Seeing that truth and desiring to be free, how does Jesus’ teaching help me? What if I were to literally do what he recommends. What if I were to simply said the words, “I’m an unworthy servant. I’ve only done my duty.” Don’t know it until you watch the fruit of trying it! Here’s what Jesus is up to:
I do NOT say, “I’m an unworthy servant” to deny my true identity as God’s beloved child! Never. I only say, “I’m an unworthy servant” as a practice that assaults my entitled ego, the part of me grasping for recognition and demanding honor as a way to earn the identity I already have … the true self of my sonship which it’s constantly sabotaging by striving!

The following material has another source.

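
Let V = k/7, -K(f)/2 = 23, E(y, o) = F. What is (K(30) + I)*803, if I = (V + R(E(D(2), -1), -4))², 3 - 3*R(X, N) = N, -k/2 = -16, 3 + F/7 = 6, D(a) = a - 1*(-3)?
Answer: 593417/441 ≈ 1345.6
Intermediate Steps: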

To that part of me, Christ says, “Stand down!” By humbling myself, by making myself least and last at the table, I side with him against my slavery to haughty egoism. And guess what happens! Something quite remarkable! Jesus tells us in another parable in Luke 14:
7 When he noticed how the guests picked the places of honor at the table, he told them this parable: 8 “When someone invites you to a wedding feast, do not take the place of honor, for a person more distinguished than you may have been invited. 9 If so, the host who invited both of you will come and say to you, ‘Give this person your seat.’ Then, humiliated, you will have to take the least important place. 10 But when you are invited, take the lowest place, so that when your host comes, he will say to you, ‘Friend, move up to a better place.’ Then you will be honored in the presence of all the other guests. 11 For all those who exalt themselves will be humbled, and those who humble themselves will be exalted.”

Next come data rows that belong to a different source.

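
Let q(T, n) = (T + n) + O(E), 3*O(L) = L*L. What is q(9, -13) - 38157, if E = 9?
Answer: -38134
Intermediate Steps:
O(L) = L²/3 (O(L) = (L*L)/3 = L²/3)
q(T, n) = 27 + T + n (q(T, n) = (T + n) + (⅓)*9² = (T + n) + (⅓)*81 = (T + n) + 27 = 27 + T + n)
q(9, -13) - 38157 = (27 + 9 - 13) - 38157 = 23 - 38157 = -38134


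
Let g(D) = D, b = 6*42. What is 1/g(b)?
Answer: 1/252 ≈ 0.0039683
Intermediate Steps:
b = 252
1/g(b) = 1/252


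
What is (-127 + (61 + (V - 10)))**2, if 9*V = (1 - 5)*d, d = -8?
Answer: 425104/81 ≈ 5248.2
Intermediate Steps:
V = 32/9 (V = ((1 - 5)*(-8))/9 = (-4*(-8))/9 = (1/9)*32 = 32/9 ≈ 3.5556)
(-127 + (61 + (V - 10)))**2 = (-127 + (61 + (32/9 - 10)))**2 = (-127 + (61 - 58/9))**2 = (-127 + 491/9)**2 = (-652/9)**2 = 425104/81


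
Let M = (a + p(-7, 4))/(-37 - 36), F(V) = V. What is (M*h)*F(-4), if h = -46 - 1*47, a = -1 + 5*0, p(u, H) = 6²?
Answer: -13020/73 ≈ -178.36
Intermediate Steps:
p(u, H) = 36
a = -1 (a = -1 + 0 = -1)
h = -93 (h = -46 - 47 = -93)
M = -35/73 (M = (-1 + 36)/(-37 - 36) = 35/(-73) = 35*(-1/73) = -35/73 ≈ -0.47945)
(M*h)*F(-4) = -35/73*(-93)*(-4) = (3255/73)*(-4) = -13020/73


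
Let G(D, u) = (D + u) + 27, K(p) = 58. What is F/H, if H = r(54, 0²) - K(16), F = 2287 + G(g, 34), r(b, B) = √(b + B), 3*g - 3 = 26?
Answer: -205117/4965 - 7073*√6/3310 ≈ -46.547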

3. The finale of this exercise is NOT to say, “I’m unworthy” and leave it there. Jesus has us say it to the Master and then listen for his response. If we declare, “I am worthy,” maybe he’ll say, “If you say so.” Or maybe not. But if we say, “I’m unworthy” to him, my experience of seeing hundreds of people say this over the last 30 years is that Jesus knows exactly what their heart needs to hear. First of all, they don’t need to hear a theological rebuttal. They need to hear the voice of Jesus. That’s everything.

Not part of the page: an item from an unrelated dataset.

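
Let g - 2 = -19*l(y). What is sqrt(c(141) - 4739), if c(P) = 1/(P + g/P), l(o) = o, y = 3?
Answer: I*sqrt(1862757242498)/19826 ≈ 68.84*I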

Second, depending on the person’s needs, he normally responds in one of two ways: Either, “Of course you aren’t! It’s not about worthy. It’s about grace! You need never earn that!” Or, “Of course you are! You’re my child and I love you.” In both cases, he invites them to sit with him at his table. What pride could not achieve, humility receives freely.
Summing Up
Is his intent to belittle us? No, he tells you outright. The plan is to exalt the humble! That’s the end-game in both passages!
When Abba’s dearly loved children know their true nature as sons and daughters, they can take the low place as servants of all. Thus, they become so beautifully Christlike that they are freed from bondage to egoism and its abuse of self and others. By siding with Jesus in humility as douloi who serve at the table, we become like Jesus in self-giving love rather than perpetually starving cravers of grandiosity.
Yes, those who’ve been beaten into servitude by religiosity and the demands of a self-loathing ego will need to beware of taking these words as further dehumanization. Rather, see how Christ might release us from the demands of earning our worth rather than promoted as sons and daughters.